Russia in December last year applied for membership as an associate member at CERN. Those. she will be in the near future. But company membership and country membership are completely different things.
The company is more interested in applying its technology to the data that CERN has and in improving its technology through this cooperation. And the state - in obtaining some global research results, in their application for some practical technologies. For example, obtaining new medical devices, developing new space technologies, or perhaps creating a new type of fuel - who knows. And since the movement here occurs at different speeds, to some extent - the greater the mass, the less acceleration =)
What other companies are now members of CERN's openlab?
At the moment there are six commercial companies that belong to CERN. These are Intel, HP, Oracle, Siemens, Huawei and - from January 2013 - Yandex.
Are there any discoveries that have been made using Yandex technologies?
We are just beginning this way. Last December, we tried to use Matrixnet to analyze the very rare decay of a B meson into two muons. And different theories predicted a different amount of these decays. The standard model said they should be 3.5. Others that they should be an order of magnitude or two more. And the discovery process itself was based on the fact that all the data that had accumulated as a result of the work of CERN over the past two years was passed through various machine learning algorithms — including through Matrixnet. It was necessary to estimate how many events of this decay occurred during these two years.

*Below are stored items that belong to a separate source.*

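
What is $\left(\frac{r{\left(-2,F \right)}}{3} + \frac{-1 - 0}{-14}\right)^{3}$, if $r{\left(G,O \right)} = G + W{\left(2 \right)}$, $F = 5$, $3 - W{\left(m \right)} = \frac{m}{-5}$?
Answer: $\frac{1442897}{9261000} \approx 0.1558$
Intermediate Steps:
$W{\left(m \right)} = 3 + \frac{m}{5}$ ($W{\left(m \right)} = 3 - \frac{m}{-5} = 3 - m \left(- \frac{1}{5}\right) = 3 - - \frac{m}{5} = 3 + \frac{m}{5}$)
$r{\left(G,O \right)} = \frac{17}{5} + G$ ($r{\left(G,O \right)} = G + \left(3 + \frac{1}{5} \cdot 2\right) = G + \left(3 + \frac{2}{5}\right) = G + \frac{17}{5} = \frac{17}{5} + G$)
$\left(\frac{r{\left(-2,F \right)}}{3} + \frac{-1 - 0}{-14}\right)^{3} = \left(\frac{\frac{17}{5} - 2}{3} + \frac{-1 - 0}{-14}\right)^{3} = \left(\frac{7}{5} \cdot \frac{1}{3} + \left(-1 + 0\right) \left(- \frac{1}{14}\right)\right)^{3} = \left(\frac{7}{15} - - \frac{1}{14}\right)^{3} = \left(\frac{7}{15} + \frac{1}{14}\right)^{3} = \left(\frac{113}{210}\right)^{3} = \frac{1442897}{9261000}$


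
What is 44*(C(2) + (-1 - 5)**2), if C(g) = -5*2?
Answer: 1144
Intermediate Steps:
C(g) = -10
44*(C(2) + (-1 - 5)**2) = 44*(-10 + (-1 - 5)**2) = 44*(-10 + (-6)**2) = 44*(-10 + 36) = 44*26 = 1144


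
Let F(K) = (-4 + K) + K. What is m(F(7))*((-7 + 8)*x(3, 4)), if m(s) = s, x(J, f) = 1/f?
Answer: 5/2 ≈ 2.5000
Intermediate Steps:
F(K) = -4 + 2*K
m(F(7))*((-7 + 8)*x(3, 4)) = (-4 + 2*7)*((-7 + 8)/4) = (-4 + 14)*(1*(¼)) = 10*(¼) = 5/2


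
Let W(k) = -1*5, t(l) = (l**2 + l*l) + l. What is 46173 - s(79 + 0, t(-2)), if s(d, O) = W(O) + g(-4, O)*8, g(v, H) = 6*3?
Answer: 46034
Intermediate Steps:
g(v, H) = 18
t(l) = l + 2*l**2 (t(l) = (l**2 + l**2) + l = 2*l**2 + l = l + 2*l**2)
W(k) = -5
s(d, O) = 139 (s(d, O) = -5 + 18*8 = -5 + 144 = 139)
46173 - s(79 + 0, t(-2)) = 46173 - 1*139 = 46173 - 139 = 46034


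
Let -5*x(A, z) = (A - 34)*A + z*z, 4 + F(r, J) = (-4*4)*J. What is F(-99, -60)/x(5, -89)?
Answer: -1195/1944 ≈ -0.61471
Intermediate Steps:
F(r, J) = -4 - 16*J (F(r, J) = -4 + (-4*4)*J = -4 - 16*J)
x(A, z) = -z**2/5 - A*(-34 + A)/5 (x(A, z) = -((A - 34)*A + z*z)/5 = -((-34 + A)*A + z**2)/5 = -(A*(-34 + A) + z**2)/5 = -(z**2 + A*(-34 + A))/5 = -z**2/5 - A*(-34 + A)/5)
F(-99, -60)/x(5, -89) = (-4 - 16*(-60))/(-1/5*5**2 - 1/5*(-89)**2 + (34/5)*5) = (-4 + 960)/(-1/5*25 - 1/5*7921 + 34) = 956/(-5 - 7921/5 + 34) = 956/(-7776/5) = 956*(-5/7776) = -1195/1944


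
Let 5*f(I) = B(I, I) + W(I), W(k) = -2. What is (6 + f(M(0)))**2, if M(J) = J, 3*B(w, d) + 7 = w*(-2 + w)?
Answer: 5929/225 ≈ 26.351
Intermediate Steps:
B(w, d) = -7/3 + w*(-2 + w)/3 (B(w, d) = -7/3 + (w*(-2 + w))/3 = -7/3 + w*(-2 + w)/3)
f(I) = -13/15 - 2*I/15 + I**2/15 (f(I) = ((-7/3 - 2*I/3 + I**2/3) - 2)/5 = (-13/3 - 2*I/3 + I**2/3)/5 = -13/15 - 2*I/15 + I**2/15)
(6 + f(M(0)))**2 = (6 + (-13/15 - 2/15*0 + (1/15)*0**2))**2 = (6 + (-13/15 + 0 + (1/15)*0))**2 = (6 + (-13/15 + 0 + 0))**2 = (6 - 13/15)**2 = (77/15)**2 = 5929/225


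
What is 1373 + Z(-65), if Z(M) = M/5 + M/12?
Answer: 16255/12 ≈ 1354.6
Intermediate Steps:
Z(M) = 17*M/60 (Z(M) = M*(⅕) + M*(1/12) = M/5 + M/12 = 17*M/60)
1373 + Z(-65) = 1373 + (17/60)*(-65) = 1373 - 221/12 = 16255/12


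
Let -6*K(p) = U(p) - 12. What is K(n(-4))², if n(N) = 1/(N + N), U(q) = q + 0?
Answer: 9409/2304 ≈ 4.0838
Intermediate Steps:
U(q) = q
n(N) = 1/(2*N)
K(p) = 2 - p/6 (K(p) = -(p - 12)/6 = -(-12 + p)/6 = 2 - p/6)
K(n(-4))² = (2 - 1/(12*(-4)))² = (2 - (-1)/(12*4))² = (2 - ⅙*(-⅛))² = (2 + 1/48)² = (97/48)² = 9409/2304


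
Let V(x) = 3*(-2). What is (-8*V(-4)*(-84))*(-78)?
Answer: 314496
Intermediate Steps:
V(x) = -6
(-8*V(-4)*(-84))*(-78) = (-8*(-6)*(-84))*(-78) = (48*(-84))*(-78) = -4032*(-78) = 314496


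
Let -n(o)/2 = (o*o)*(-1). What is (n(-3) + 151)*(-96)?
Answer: -16224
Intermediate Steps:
n(o) = 2*o² (n(o) = -2*o*o*(-1) = -2*o²*(-1) = -(-2)*o² = 2*o²)
(n(-3) + 151)*(-96) = (2*(-3)² + 151)*(-96) = (2*9 + 151)*(-96) = (18 + 151)*(-96) = 169*(-96) = -16224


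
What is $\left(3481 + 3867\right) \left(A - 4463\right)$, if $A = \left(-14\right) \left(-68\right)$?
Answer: $-25798828$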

If this event coincided with the prediction of one of the theories, it testified to its fairness. It was calculated, compared, and it turned out that the standard model predicts best. This slightly closed the other theories - supersymmetries that claim to be the theory of everything.
In the future we plan to make the interface to the Matriksnet public for CERN employees, so that if they wish they can use it. Compared to the current algorithm, which is used at CERN by default, the development of Yandex provides a more accurate and precise selection of events. That is, a clearer signal - less noise. And we hope that MatrixNet will allow physicists to make many more interesting discoveries.